Number of client orphans increases by over a fifth in 2020
- Number of orphan clients on adviser platforms continues to trend upwards, increasing 23% in 2020 and up by 185% since 2017
- Orphan clients typically own 1.7% of total assets under administration on platforms – up from 0.27% four years ago
- Typically, orphan clients receive fewer investment options and sometimes pay higher fees
- The FCA has called on platforms to ensure no unnecessary harm is caused to these clients
The number of orphan clients on investment adviser platforms has significantly increased in the last year, according to new research from Alpha FMC (“Alpha”), the global leader in asset and wealth management consulting. Orphan clients are individuals with assets held on platforms, but who no longer have a financial adviser.
The research, based on a survey of six small and large UK adviser platforms, representing more than £260bn of assets under administration, found that the number of orphan clients grew by 23% year-on-year in 2020. This continued increase means the number of orphan clients on adviser platforms has risen by a substantial 185% from four years ago.
The proportion of the assets owned by orphaned clients has also increased significantly. In 2020, an average of 1.7% of the total assets under administration on adviser platforms belonged to orphan clients. Back in 2017, orphan clients owned just 0.27% of total assets on these platforms. While these percentages appear small, they represent billions of pounds worth of assets. The FCA’s Investment Platforms Market Study (2019) revealed the orphan client population comprised around 400,000 clients, holding more than £10bn of assets on platforms. Alpha’s research suggests these numbers have grown since that study was undertaken.
In Alpha’s research, all platforms that participated provided fewer services to orphan clients compared to advised clients. In most cases, this includes a more limited investment range and the removal of some available actions, such as changes to drawdown arrangements.
Alpha’s research also shows that 65% of platforms claimed to have put in place additional risk management and regulatory oversight processes because of their orphan client population. However, only a third provide any additional reporting to these clients beyond what is provided to an advised client. A further risk for investors is increased pricing for clients once they become orphaned due to the removal of any negotiated adviser discounts.
To identify orphan clients, only 20% of platforms cited proactive engagement with financial advisers to confirm that there is a continuing service in place. This creates a risk of enabling the ongoing collection of adviser fees from orphan clients given the limited visibility the platform has on the adviser relationship.
While the FCA places the ultimate responsibility on financial advisers to ensure that platforms are aware of clients becoming orphans, the expectation is that platforms should have the right monitoring and governance in place to deal with this group of investors.

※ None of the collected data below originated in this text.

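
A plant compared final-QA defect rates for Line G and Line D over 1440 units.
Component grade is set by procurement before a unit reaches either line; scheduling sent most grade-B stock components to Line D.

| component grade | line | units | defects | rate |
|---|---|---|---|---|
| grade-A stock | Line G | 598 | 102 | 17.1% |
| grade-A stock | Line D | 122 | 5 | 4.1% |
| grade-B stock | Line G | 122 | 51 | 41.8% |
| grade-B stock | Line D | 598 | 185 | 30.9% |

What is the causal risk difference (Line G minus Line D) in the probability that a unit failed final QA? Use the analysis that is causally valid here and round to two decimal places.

+0.12

The imbalance in component grade arose from how units were allocated, not from anything the line did; and component grade independently affects the outcome. The pooled gap is confounded — condition on component grade.
Adjusting over the population distribution of component grade: 0.500·(0.171−0.041) + 0.500·(0.418−0.309) = +0.119.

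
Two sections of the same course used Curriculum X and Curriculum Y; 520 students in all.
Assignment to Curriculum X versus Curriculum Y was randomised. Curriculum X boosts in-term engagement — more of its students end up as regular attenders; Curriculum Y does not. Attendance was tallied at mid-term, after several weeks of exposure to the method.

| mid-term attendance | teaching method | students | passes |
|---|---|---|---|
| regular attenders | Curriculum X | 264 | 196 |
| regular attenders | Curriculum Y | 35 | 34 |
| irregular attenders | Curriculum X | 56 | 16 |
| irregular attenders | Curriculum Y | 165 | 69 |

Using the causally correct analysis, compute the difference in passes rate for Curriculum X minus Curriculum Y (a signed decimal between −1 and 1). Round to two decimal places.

The mid-term attendance-specific comparison favours Curriculum Y throughout, but the pooled figures favour Curriculum X. The question is whether to condition on mid-term attendance.
Because the teaching method influences mid-term attendance, mid-term attendance is a post-treatment mediator, not a confounder. Stratifying on it would bias the estimate; the causal effect is the crude pooled difference.
The causal difference is the pooled difference: 0.662 − 0.515 = +0.147.

+0.15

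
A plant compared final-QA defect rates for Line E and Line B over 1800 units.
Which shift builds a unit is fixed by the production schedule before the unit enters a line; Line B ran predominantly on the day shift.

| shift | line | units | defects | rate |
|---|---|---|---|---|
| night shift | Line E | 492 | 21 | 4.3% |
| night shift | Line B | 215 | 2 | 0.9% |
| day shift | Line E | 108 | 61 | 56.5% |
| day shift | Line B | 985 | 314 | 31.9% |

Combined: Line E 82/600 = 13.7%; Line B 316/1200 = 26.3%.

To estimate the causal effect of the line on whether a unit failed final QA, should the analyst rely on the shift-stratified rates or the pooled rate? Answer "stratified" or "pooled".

The shift-specific comparison favours Line B throughout, but the pooled figures favour Line E. The question is whether to condition on shift.
Nothing the line does changes shift; the imbalance is an allocation artefact. With shift also predicting the outcome, the pooled figure is confounded, and the within-stratum comparison is the causal one.
Within each level — night shift: 4.3% vs 0.9%; day shift: 56.5% vs 31.9% — Line B is lower every time.

stratified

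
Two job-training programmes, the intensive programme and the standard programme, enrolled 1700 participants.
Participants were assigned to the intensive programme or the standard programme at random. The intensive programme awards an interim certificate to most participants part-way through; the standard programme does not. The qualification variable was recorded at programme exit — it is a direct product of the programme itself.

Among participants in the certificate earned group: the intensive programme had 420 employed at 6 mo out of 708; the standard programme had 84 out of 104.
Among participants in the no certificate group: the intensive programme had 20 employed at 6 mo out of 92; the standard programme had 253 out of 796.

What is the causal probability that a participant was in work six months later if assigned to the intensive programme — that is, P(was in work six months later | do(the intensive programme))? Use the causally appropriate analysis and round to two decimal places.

0.55

The qualification attained during the programme-specific comparison favours the standard programme throughout, but the pooled figures favour the intensive programme. The question is whether to condition on qualification attained during the programme.
Qualification attained during the programme lies on the pathway programme → qualification attained during the programme → outcome, so adjusting for it blocks the indirect effect. For the total causal effect of programme, use the unadjusted pooled rates.
So P(outcome | do(the intensive programme)) is just the pooled rate for the intensive programme: 440/800 = 0.550.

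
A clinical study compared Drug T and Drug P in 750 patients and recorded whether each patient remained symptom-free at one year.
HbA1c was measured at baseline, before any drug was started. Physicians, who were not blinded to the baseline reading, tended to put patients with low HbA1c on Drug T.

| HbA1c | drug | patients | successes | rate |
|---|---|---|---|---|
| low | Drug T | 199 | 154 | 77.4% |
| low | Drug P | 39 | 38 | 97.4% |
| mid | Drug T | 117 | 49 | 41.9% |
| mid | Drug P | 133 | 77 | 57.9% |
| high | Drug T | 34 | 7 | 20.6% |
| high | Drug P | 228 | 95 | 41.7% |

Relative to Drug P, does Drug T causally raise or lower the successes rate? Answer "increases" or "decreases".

Within every HbA1c level Drug P has the higher rate, yet pooled Drug T does — Simpson's reversal.
HbA1c differs across drugs for reasons unrelated to any effect of the drug itself, and it separately predicts the outcome — a classic confounder. We must compare within HbA1c levels.
Within each level — low: 77.4% vs 97.4%; mid: 41.9% vs 57.9%; high: 20.6% vs 41.7% — Drug P is higher every time.

decreases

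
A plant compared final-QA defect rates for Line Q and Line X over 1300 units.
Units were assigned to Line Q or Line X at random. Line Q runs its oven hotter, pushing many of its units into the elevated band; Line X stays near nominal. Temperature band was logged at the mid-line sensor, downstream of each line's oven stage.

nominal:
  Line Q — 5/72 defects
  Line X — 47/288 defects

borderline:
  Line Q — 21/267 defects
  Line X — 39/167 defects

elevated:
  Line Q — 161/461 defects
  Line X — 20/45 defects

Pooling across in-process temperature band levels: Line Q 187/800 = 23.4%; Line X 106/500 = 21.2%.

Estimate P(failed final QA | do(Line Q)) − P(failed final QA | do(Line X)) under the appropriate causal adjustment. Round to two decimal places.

+0.02

In-process temperature band here is a post-treatment variable shaped by the line; conditioning on it would introduce bias rather than remove it. The overall comparison is the causal one.
The causal difference is the pooled difference: 0.234 − 0.212 = +0.022.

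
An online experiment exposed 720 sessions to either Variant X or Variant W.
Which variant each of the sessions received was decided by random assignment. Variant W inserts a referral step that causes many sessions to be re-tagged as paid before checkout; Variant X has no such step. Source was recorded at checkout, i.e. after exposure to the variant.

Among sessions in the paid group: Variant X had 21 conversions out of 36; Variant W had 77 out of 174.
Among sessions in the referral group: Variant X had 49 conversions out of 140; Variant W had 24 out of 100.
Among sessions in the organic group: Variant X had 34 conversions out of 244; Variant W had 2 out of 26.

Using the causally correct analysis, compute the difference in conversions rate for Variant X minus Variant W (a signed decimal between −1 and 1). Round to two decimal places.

-0.10

The stratified and pooled comparisons disagree (Variant X wins within each traffic source; Variant W wins overall), so the answer turns on the causal role of traffic source.
Stratifying would compare variants among sessions the variants themselves sorted into traffic source groups — a form of selection on an intermediate. The unconditioned pooled rates give the total causal effect.
The causal difference is the pooled difference: 0.248 − 0.343 = -0.096.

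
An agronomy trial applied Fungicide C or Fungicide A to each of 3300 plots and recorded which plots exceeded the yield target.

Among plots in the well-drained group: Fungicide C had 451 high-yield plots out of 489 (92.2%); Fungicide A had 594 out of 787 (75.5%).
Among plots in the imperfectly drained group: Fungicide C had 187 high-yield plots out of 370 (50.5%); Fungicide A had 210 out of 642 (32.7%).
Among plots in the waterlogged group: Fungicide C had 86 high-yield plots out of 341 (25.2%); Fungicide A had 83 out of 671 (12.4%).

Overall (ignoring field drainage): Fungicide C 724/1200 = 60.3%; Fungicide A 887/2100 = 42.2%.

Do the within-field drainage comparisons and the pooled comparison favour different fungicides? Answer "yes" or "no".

Within each field drainage level (well-drained 92.2% vs 75.5%; imperfectly drained 50.5% vs 32.7%; waterlogged 25.2% vs 12.4%), Fungicide C has the higher rate every time. Pooled: 60.3% vs 42.2% — Fungicide C has the higher rate overall. They agree.

no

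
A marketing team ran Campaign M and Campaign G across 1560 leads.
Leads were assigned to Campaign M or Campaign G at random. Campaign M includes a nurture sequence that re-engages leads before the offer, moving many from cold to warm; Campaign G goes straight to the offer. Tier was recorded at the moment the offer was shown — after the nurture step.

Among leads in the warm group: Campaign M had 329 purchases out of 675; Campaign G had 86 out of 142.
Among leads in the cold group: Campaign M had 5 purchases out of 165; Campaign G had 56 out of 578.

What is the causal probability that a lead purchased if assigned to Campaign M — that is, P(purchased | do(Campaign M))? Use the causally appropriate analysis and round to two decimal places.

0.40

Engagement tier lies on the pathway campaign → engagement tier → outcome, so adjusting for it blocks the indirect effect. For the total causal effect of campaign, use the unadjusted pooled rates.
So P(outcome | do(Campaign M)) is just the pooled rate for Campaign M: 334/840 = 0.398.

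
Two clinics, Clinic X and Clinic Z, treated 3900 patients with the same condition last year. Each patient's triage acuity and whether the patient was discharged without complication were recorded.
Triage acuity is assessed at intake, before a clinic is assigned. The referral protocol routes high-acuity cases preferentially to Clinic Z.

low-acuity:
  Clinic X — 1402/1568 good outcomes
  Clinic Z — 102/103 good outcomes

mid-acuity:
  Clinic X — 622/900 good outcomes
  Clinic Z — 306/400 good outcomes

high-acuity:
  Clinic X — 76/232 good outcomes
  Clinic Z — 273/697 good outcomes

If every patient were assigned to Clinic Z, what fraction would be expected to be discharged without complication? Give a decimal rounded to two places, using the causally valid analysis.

0.77

The triage acuity-specific comparison favours Clinic Z throughout, but the pooled figures favour Clinic X. The question is whether to condition on triage acuity.
Here triage acuity is a common cause — it drives both which clinic a case falls under and the outcome. The crude comparison mixes populations; the stratum-specific rates are the causally relevant ones.
Standardising Clinic Z to the population triage acuity mix: 0.428·102/103 + 0.333·306/400 + 0.238·273/697 = 0.773.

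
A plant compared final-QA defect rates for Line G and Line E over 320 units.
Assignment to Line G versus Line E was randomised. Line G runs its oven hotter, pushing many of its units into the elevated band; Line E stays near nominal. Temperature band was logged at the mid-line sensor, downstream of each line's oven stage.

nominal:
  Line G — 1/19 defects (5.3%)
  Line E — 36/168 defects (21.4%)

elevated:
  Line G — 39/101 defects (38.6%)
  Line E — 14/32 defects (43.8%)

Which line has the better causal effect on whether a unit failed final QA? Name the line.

Line E

In-process temperature band lies on the pathway line → in-process temperature band → outcome, so adjusting for it blocks the indirect effect. For the total causal effect of line, use the unadjusted pooled rates.
Pooled: Line G 33.3% vs Line E 25.0%; Line E is lower overall.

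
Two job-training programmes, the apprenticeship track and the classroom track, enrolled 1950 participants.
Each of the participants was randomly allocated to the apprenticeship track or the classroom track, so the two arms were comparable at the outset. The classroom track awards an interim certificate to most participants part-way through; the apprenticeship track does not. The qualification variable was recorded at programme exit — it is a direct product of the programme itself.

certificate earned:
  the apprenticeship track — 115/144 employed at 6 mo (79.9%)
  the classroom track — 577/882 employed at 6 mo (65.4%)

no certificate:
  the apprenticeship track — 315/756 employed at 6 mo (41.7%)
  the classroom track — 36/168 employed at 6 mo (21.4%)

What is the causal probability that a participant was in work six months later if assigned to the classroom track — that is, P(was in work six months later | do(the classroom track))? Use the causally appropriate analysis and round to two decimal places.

0.58

the apprenticeship track is higher inside every qualification attained during the programme stratum but the classroom track is higher in aggregate. Whether to stratify depends on how qualification attained during the programme relates to the programme.
Qualification attained during the programme here is a post-treatment variable shaped by the programme; conditioning on it would introduce bias rather than remove it. The overall comparison is the causal one.
So P(outcome | do(the classroom track)) is just the pooled rate for the classroom track: 613/1050 = 0.584.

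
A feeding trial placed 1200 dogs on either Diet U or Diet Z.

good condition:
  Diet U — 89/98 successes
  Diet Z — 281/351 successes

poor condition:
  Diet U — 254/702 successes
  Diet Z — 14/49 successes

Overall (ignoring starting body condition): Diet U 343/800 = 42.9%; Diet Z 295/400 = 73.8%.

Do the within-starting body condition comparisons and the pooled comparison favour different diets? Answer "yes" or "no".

yes

Within each starting body condition level (good condition 90.8% vs 80.1%; poor condition 36.2% vs 28.6%), Diet U has the higher rate every time. Pooled: 42.9% vs 73.8% — Diet Z has the higher rate overall. The two comparisons disagree.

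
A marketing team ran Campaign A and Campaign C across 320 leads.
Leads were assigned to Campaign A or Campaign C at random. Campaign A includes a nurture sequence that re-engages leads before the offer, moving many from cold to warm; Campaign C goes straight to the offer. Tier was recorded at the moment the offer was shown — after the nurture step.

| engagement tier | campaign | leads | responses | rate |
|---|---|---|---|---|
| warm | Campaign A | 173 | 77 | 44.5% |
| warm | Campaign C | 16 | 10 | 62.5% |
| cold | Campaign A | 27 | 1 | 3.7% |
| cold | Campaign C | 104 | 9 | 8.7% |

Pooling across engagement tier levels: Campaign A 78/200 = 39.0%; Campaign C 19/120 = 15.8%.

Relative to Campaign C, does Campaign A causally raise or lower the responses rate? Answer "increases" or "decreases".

Stratifying would compare campaigns among leads the campaigns themselves sorted into engagement tier groups — a form of selection on an intermediate. The unconditioned pooled rates give the total causal effect.
Pooled: Campaign A 39.0% vs Campaign C 15.8%; Campaign A is higher overall.

increases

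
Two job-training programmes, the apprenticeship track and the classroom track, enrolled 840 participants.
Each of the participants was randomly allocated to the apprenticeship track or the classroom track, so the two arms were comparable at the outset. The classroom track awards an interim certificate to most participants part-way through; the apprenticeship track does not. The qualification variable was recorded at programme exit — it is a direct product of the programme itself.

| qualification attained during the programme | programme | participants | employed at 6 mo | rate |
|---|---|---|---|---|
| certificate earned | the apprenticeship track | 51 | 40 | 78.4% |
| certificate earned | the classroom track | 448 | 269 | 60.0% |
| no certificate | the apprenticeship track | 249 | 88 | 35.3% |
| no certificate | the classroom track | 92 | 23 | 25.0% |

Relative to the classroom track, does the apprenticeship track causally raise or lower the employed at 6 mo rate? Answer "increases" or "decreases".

decreases

Because the programme influences qualification attained during the programme, qualification attained during the programme is a post-treatment mediator, not a confounder. Stratifying on it would bias the estimate; the causal effect is the crude pooled difference.
Pooled: the apprenticeship track 42.7% vs the classroom track 54.1%; the classroom track is higher overall.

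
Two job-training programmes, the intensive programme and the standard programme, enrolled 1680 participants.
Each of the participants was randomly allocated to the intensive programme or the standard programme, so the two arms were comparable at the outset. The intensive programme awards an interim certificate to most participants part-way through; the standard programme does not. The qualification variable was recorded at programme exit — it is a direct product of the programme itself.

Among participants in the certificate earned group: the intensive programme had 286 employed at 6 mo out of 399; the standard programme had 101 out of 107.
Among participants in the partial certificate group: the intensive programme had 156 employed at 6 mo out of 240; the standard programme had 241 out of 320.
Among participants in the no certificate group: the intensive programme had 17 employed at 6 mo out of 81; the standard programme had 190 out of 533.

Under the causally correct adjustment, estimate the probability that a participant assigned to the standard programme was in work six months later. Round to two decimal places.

0.55

The stratified and pooled comparisons disagree (the standard programme wins within each qualification attained during the programme; the intensive programme wins overall), so the answer turns on the causal role of qualification attained during the programme.
Qualification attained during the programme is downstream of the programme. One should not condition on a consequence of treatment, so the overall rates are the right comparison.
So P(outcome | do(the standard programme)) is just the pooled rate for the standard programme: 532/960 = 0.554.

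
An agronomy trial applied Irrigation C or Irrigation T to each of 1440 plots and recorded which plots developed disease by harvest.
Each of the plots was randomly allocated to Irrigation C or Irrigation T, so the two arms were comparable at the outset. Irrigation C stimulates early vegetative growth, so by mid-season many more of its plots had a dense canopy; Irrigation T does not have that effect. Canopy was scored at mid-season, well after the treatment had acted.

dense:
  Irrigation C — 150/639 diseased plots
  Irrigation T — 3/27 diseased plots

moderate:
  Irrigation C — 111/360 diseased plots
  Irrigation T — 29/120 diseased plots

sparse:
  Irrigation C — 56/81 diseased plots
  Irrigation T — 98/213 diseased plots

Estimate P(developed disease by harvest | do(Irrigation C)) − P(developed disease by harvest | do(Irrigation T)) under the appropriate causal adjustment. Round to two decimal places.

Mid-season canopy is recorded after the irrigation and is itself shifted by it — it sits on the causal path from irrigation to outcome. Conditioning on a mediator would strip out part of the effect we want; the pooled comparison gives the total causal effect.
The causal difference is the pooled difference: 0.294 − 0.361 = -0.068.

-0.07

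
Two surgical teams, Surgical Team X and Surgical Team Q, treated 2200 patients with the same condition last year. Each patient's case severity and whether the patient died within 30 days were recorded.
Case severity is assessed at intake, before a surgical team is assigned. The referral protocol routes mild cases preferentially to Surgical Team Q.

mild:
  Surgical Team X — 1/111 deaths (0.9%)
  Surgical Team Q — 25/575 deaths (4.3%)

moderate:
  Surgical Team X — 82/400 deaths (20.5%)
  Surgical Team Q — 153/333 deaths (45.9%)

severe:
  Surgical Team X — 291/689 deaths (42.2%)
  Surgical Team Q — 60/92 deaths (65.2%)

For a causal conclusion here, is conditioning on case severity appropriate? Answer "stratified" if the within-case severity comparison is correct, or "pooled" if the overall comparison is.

The imbalance in case severity arose from how patients were allocated, not from anything the surgical team did; and case severity independently affects the outcome. The pooled gap is confounded — condition on case severity.
Within each level — mild: 0.9% vs 4.3%; moderate: 20.5% vs 45.9%; severe: 42.2% vs 65.2% — Surgical Team X is lower every time.

stratified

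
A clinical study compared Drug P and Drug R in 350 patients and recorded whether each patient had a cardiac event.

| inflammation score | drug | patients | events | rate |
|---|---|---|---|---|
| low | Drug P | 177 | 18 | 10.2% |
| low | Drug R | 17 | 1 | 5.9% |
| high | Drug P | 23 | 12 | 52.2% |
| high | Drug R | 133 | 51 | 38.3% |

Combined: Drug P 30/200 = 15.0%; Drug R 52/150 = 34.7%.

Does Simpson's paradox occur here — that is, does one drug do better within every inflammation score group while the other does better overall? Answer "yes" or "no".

Within each inflammation score level (low 10.2% vs 5.9%; high 52.2% vs 38.3%), Drug R has the lower rate every time. Pooled: 15.0% vs 34.7% — Drug P has the lower rate overall. The two comparisons disagree.

yes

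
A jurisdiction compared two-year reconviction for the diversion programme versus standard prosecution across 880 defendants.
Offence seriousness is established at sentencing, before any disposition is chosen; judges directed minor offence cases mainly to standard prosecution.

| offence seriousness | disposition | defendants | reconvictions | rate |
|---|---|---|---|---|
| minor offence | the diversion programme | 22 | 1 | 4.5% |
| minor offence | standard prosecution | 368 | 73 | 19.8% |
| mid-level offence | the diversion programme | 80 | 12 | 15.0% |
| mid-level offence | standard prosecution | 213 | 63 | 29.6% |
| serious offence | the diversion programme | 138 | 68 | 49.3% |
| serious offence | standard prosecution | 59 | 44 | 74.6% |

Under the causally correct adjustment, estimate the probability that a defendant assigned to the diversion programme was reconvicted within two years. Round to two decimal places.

Within every offence seriousness level the diversion programme has the lower rate, yet pooled standard prosecution does — Simpson's reversal.
Since offence seriousness is a pre-existing factor (not a product of the disposition) and it affects the outcome on its own, it is a confounder. The stratified rates, not the pooled rate, identify the causal effect.
Standardising the diversion programme to the population offence seriousness mix: 0.443·1/22 + 0.333·12/80 + 0.224·68/138 = 0.180.

0.18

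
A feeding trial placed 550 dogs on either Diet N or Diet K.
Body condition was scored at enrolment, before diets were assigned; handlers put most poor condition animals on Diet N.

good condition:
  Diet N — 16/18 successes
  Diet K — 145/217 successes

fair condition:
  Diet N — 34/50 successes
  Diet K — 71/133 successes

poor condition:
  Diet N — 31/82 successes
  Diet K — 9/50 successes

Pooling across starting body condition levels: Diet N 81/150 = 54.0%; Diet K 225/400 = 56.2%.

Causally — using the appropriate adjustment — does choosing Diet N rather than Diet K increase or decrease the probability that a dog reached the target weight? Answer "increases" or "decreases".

The starting body condition-specific comparison favours Diet N throughout, but the pooled figures favour Diet K. The question is whether to condition on starting body condition.
Starting body condition differs across diets for reasons unrelated to any effect of the diet itself, and it separately predicts the outcome — a classic confounder. We must compare within starting body condition levels.
Within each level — good condition: 88.9% vs 66.8%; fair condition: 68.0% vs 53.4%; poor condition: 37.8% vs 18.0% — Diet N is higher every time.

increases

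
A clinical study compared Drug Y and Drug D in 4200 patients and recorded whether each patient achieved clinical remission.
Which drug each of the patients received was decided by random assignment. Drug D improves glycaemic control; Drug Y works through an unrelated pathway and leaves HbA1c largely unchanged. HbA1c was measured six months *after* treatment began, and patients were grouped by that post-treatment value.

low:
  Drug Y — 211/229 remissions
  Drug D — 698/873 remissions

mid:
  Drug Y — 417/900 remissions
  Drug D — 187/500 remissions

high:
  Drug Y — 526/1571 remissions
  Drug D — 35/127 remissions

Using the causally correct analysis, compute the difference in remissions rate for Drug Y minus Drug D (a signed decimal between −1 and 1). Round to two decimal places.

Within every HbA1c level Drug Y has the higher rate, yet pooled Drug D does — Simpson's reversal.
HbA1c is downstream of the drug. One should not condition on a consequence of treatment, so the overall rates are the right comparison.
The causal difference is the pooled difference: 0.427 − 0.613 = -0.186.

-0.19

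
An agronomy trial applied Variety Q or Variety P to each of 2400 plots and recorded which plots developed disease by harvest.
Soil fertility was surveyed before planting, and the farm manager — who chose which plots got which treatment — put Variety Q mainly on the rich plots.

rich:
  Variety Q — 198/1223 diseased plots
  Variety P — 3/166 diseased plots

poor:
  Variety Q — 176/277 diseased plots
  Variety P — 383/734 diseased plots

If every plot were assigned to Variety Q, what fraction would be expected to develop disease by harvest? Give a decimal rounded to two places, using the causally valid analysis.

0.36

Variety P is lower inside every soil fertility stratum but Variety Q is lower in aggregate. Whether to stratify depends on how soil fertility relates to the variety.
The imbalance in soil fertility arose from how plots were allocated, not from anything the variety did; and soil fertility independently affects the outcome. The pooled gap is confounded — condition on soil fertility.
Standardising Variety Q to the population soil fertility mix: 0.579·198/1223 + 0.421·176/277 = 0.361.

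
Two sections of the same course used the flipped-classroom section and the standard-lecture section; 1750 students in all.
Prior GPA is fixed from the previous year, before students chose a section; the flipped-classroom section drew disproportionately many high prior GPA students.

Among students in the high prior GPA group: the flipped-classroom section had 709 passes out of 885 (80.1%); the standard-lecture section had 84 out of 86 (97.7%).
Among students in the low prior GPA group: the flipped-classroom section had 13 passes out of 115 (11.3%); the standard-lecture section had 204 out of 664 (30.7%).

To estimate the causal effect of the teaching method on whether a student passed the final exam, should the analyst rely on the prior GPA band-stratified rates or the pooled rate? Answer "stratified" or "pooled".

stratified

The prior GPA band-specific comparison favours the standard-lecture section throughout, but the pooled figures favour the flipped-classroom section. The question is whether to condition on prior GPA band.
Nothing the teaching method does changes prior GPA band; the imbalance is an allocation artefact. With prior GPA band also predicting the outcome, the pooled figure is confounded, and the within-stratum comparison is the causal one.
Within each level — high prior GPA: 80.1% vs 97.7%; low prior GPA: 11.3% vs 30.7% — the standard-lecture section is higher every time.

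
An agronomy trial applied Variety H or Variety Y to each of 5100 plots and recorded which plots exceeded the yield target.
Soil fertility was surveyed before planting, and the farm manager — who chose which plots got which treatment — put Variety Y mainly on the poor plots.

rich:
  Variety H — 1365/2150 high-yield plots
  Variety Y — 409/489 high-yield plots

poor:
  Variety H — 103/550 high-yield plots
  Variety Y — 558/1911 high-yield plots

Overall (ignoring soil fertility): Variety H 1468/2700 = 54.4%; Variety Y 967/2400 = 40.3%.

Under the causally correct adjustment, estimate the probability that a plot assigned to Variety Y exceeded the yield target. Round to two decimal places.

0.57

Soil fertility satisfies the back-door criterion: it is not a descendant of the variety, and it blocks the spurious path from variety to outcome. Adjusting for it (i.e., using the within-soil fertility rates) gives the causal effect.
Standardising Variety Y to the population soil fertility mix: 0.517·409/489 + 0.483·558/1911 = 0.574.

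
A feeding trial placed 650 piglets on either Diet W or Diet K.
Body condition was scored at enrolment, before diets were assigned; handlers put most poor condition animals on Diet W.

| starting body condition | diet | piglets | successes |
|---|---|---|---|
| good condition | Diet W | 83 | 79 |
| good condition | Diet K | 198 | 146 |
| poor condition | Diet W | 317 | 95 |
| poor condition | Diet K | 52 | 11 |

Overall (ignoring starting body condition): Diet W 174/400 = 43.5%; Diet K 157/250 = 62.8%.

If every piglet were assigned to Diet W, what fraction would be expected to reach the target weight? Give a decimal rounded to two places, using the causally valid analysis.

The stratified and pooled comparisons disagree (Diet W wins within each starting body condition; Diet K wins overall), so the answer turns on the causal role of starting body condition.
The imbalance in starting body condition arose from how piglets were allocated, not from anything the diet did; and starting body condition independently affects the outcome. The pooled gap is confounded — condition on starting body condition.
Standardising Diet W to the population starting body condition mix: 0.432·79/83 + 0.568·95/317 = 0.582.

0.58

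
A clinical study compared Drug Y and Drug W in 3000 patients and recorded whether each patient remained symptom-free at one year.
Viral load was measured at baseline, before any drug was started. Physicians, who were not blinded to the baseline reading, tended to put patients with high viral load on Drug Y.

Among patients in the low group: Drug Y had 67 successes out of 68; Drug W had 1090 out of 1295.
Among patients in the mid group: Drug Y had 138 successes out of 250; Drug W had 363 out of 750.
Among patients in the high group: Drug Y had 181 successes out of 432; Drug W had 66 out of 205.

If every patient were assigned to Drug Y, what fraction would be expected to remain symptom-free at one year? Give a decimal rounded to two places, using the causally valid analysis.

Since viral load is a pre-existing factor (not a product of the drug) and it affects the outcome on its own, it is a confounder. The stratified rates, not the pooled rate, identify the causal effect.
Standardising Drug Y to the population viral load mix: 0.454·67/68 + 0.333·138/250 + 0.212·181/432 = 0.721.

0.72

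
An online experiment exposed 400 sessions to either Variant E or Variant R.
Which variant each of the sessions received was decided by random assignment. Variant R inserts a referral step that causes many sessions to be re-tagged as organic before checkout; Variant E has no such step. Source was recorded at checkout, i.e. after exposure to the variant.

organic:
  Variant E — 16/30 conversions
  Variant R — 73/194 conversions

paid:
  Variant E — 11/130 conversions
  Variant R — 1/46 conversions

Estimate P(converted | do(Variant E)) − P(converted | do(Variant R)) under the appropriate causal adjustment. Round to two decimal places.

-0.14

Within every traffic source level Variant E has the higher rate, yet pooled Variant R does — Simpson's reversal.
Traffic source is downstream of the variant. One should not condition on a consequence of treatment, so the overall rates are the right comparison.
The causal difference is the pooled difference: 0.169 − 0.308 = -0.140.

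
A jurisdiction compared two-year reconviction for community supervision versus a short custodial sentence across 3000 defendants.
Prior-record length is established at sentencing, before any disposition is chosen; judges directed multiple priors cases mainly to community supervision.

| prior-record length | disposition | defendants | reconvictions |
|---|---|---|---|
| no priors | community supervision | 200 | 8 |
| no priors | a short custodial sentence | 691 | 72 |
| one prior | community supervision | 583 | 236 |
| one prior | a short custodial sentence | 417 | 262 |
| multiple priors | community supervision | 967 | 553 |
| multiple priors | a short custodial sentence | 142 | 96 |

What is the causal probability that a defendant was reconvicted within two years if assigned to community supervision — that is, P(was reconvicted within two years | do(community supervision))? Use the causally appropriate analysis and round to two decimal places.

0.36

Within every prior-record length level community supervision has the lower rate, yet pooled a short custodial sentence does — Simpson's reversal.
Prior-record length satisfies the back-door criterion: it is not a descendant of the disposition, and it blocks the spurious path from disposition to outcome. Adjusting for it (i.e., using the within-prior-record length rates) gives the causal effect.
Standardising community supervision to the population prior-record length mix: 0.297·8/200 + 0.333·236/583 + 0.370·553/967 = 0.358.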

The FCA stipulates that platform businesses have a responsibility to ensure that no unnecessary harm is caused to their clients.
Most platforms said they have a communications strategy in place for orphan clients. These communications generally include an explanation of any changes to the service due to being non-advised, the ability to appoint a new adviser, and details of the communication channels available to them. However, in general, these communications do not state the financial implications of retaining assets on the platform as a non-advised client. Further, only a third of platforms follow up with clients if they do not respond to the initial communication once orphaned.
Bruce Davies, Director and Head of Pensions & Retail Investments at Alpha FMC, comments:
“It is clear that the number of orphaned clients is growing, and the regulator has committed to conducting further analysis in areas where they may have concerns over an inadequate response from individual firms. Our study shows that platforms are generally taking a reactive approach, rather than proactively identifying and seeking a solution for orphan clients. On the whole, it appears that much more could be done to ensure that no clients are negatively impacted by being orphaned. As the industry continues to evolve and adviser platforms start to deliver improved capabilities and experiences, the benefits will be felt by the end-customer. This not only helps the relationship between the platform and adviser, but also that between adviser and client.
“The research shows there is an opportunity for platforms to readily engage with advisers’ orphaned clients and ultimately, if required, be able to satisfy the regulator that they have been acting in the best interests of the client. To make real progress, platforms should consider increasing their use of data and analytics to better identify orphans and ensure full oversight of this group of investors. Platforms should also think about how to proactively engage with their adviser communities to reduce the risk that orphan clients go unnoticed.”